Depuis quelques mois et particulièrement ces dernières semaines, le
débat sur l'entrée de la Turquie est devenu une question essentielle
aux yeux des Français. Nous n'avons pas la prétention d'être des
spécialistes de la question turque ; nous sommes simplement des
représentants du peuple français qui avons le souci d'écouter nos
compatriotes et le devoir de dire à ceux qui nous gouvernent quand
ils font fausse route. Pour nous, le débat sur l'irréversibilité ou
non du processus d'intégration, comme celui sur les critères
d'admission (même s'il y aurait beaucoup à dire en particulier sur la
négation du génocide arménien), est un faux débat qui n'a pas à avoir
lieu, puisque la Turquie ne fait pas partie de l'Europe et n'a donc
pas vocation à intégrer l'Union européenne. Sans avoir fait d'études
approfondies en histoire ni connaître sur le bout des doigts la
géographie européenne, c'est la lecture du bon sens qui est celle
faite par une grande majorité des Français. La Turquie ne peut
prétendre entrer dans l'Europe puisqu'elle ne fait pas partie de
l'Europe, c'est une évidence, tant sur le plan géographique
qu'historique. Les 23 000 kilomètres carrés du territoire turc qui
sont du côté européen du Bosphore ne doivent pas servir d'alibi. Ce
petit morceau de terre - 3% du territoire turc seulement ! - est le
dernier avatar de la conquête ottomane, qui fit tomber en 1453
Constantinople, l'ultime bastion de l'Empire romain d'Orient.

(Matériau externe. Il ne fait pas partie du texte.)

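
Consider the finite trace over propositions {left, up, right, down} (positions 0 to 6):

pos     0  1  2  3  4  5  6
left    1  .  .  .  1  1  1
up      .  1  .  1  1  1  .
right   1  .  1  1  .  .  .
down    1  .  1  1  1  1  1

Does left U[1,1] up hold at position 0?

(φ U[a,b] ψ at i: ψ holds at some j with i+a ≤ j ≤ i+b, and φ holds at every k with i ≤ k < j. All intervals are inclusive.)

Need some j in [1,1] with up, and left at every k in [0,j-1].
  j=1: up holds; left holds at every k in [0,0] → satisfied.

Yes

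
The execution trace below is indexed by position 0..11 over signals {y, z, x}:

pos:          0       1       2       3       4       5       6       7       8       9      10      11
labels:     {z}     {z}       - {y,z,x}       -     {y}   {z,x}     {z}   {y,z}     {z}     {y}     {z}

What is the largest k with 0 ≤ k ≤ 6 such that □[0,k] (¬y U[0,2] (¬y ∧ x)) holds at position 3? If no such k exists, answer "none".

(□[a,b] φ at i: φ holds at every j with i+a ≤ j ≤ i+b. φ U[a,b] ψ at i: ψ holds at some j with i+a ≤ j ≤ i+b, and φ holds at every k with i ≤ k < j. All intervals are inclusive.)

(¬y U[0,2] (¬y ∧ x)) must hold from j=3 onward; find where it first fails.
  j=3: fails → no k works.

none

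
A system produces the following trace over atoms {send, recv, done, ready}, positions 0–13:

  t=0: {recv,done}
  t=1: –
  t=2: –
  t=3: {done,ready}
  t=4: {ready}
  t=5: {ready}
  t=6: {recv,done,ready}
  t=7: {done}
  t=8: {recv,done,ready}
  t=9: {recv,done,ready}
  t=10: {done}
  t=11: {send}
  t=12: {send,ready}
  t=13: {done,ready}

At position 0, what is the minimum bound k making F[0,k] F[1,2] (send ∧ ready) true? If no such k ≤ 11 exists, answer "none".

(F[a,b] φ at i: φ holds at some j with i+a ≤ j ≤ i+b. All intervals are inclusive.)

Scan j = 0,1,… for F[1,2] (send ∧ ready):
  j=0: fails
  j=1: fails
  j=2: fails
  j=3: fails
  j=4: fails
  j=5: fails
  j=6: fails
  j=7: fails
  j=8: fails
  j=9: fails
  j=10: holds
First hit at j=10, so smallest k = 10-0 = 10.

10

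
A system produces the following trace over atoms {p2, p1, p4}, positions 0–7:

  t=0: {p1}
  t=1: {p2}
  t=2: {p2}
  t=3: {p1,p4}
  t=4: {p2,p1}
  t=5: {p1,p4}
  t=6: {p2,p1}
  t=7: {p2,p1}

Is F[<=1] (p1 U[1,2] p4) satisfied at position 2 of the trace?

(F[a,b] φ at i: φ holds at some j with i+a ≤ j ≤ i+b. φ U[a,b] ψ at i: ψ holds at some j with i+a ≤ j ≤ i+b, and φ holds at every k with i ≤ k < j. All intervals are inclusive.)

Check (p1 U[1,2] p4) at each j in [2,3]:
  j=2: fails
  j=3: holds
Found at j=3 → formula holds.

True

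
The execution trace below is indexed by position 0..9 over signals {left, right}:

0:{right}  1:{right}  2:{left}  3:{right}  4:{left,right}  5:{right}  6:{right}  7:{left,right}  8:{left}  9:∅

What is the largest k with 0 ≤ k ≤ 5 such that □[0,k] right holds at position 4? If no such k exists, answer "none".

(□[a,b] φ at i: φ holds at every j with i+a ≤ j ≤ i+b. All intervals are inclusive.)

3

right must hold from j=4 onward; find where it first fails.
  j=4: holds
  j=5: holds
  j=6: holds
  j=7: holds
  j=8: fails
Holds on [4,7], so largest k = 3.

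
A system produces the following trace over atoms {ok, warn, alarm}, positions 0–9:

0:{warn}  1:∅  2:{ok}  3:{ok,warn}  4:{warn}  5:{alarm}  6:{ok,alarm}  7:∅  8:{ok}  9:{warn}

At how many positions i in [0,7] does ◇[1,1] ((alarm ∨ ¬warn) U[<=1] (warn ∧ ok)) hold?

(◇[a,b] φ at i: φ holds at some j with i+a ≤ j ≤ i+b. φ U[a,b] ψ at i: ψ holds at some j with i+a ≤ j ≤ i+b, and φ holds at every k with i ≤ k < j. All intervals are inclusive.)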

Constantinople est devenue Istanbul et la Turquie ne prétend plus
aujourd'hui renverser l'Empire d'Occident, mais y pénétrer avec la
bénédiction de Cassandre de la Commission européenne, contre l'avis
des peuples qui, eux, ont une conscience historique. D'ailleurs, on
notera avec étonnement que les mouvements islamistes turcs,
généralement si jaloux de l'indépendance nationale, sont farouchement
favorables à cette entrée dans l'Union européenne. En effet, la
Turquie, depuis des dizaines d'années, résiste à la montée de
l'islamisme radical grâce à un pouvoir militaire fort. L'entrée dans
l'Union européenne est conditionnée par la disparition du pouvoir
militaire, ce qui veut dire que plus la Turquie sera proche d'entrer
dans l'Europe, plus elle sera menacée par un basculement vers un
islam radical. Et voilà comment le seul argument du clan pro-turc
vole en éclats. La Turquie reste donc un état de 700 000 kilomètres
carrés d'Asie mineure dont les frontières touchent la Syrie, l'Irak
et l'Azerbaïdjan. Faire entrer la Turquie dans l'Europe veut dire
déplacer nos frontières sur les hauteurs du Kurdistan comme dans le
désert irakien. Faire entrer la Turquie dans l'Europe, c'est déplacer
son centre de gravité au coeur d'un des territoires les plus
explosifs de la planète, où s'affrontent depuis des siècles chiites
et sunnites, Kurdes et Irakiens, Turcs et Arméniens. A tout prendre,
quitte à intégrer un état extra-européen, le choix du Maroc ou de la
Tunisie paraîtrait aussi judicieux et moins porteur de germes
explosifs. Tout en défendant des idées souverainistes, fédéralistes
ou simplement pro-européennes, nous nous retrouvons unis pour
défendre l'Europe contre ce projet dangereux, voire suicidaire, pour
l'Europe fédérale comme pour l'Europe des nations. Si nous ne
souhaitons pas que l'Europe soit un simple conglomérat de pays, sans
valeurs partagées autres que celle de la libre circulation des biens
et des personnes, mais reposant sur un projet politique, déterminé
par des valeurs communes, par une histoire partagée, alors il faut
dire non à ce projet, qui signerait l'arrêt de mort d'une Europe
politique et d'une Europe sociale, l'arrêt de mort de l'Europe tout
court. C'est le moment d'être honnêtes avec nous-mêmes et honnêtes
avec les Turcs. Plutôt que de faire miroiter au peuple turc le mirage
d'une éventuelle et hypothétique entrée dans le concert européen,
renforçons la Turquie dans une association économique qui ne
s'appelle pas l'Europe, mais qui crée des conditions de développement
aussi proches de celles de l'Europe. La Turquie, comme le Maroc ou la
Tunisie et les pays de l'arc méditerranéen, l'Ukraine et les pays
gravitant autour de la Russie, pourraient y trouver les conditions
d'un développement politique et économique favorable. Monsieur le
président, le 17 décembre, c'est vous qui allez décider si vous
enclenchez un processus dont chacun sait qu'il sera irréversible,
parce que l'histoire de l'Europe a démontré qu'il ne pouvait pas en
être autrement. La politique étrangère est votre domaine réservé, et
les Français vous ont confié mandat pour l'exercer pleinement.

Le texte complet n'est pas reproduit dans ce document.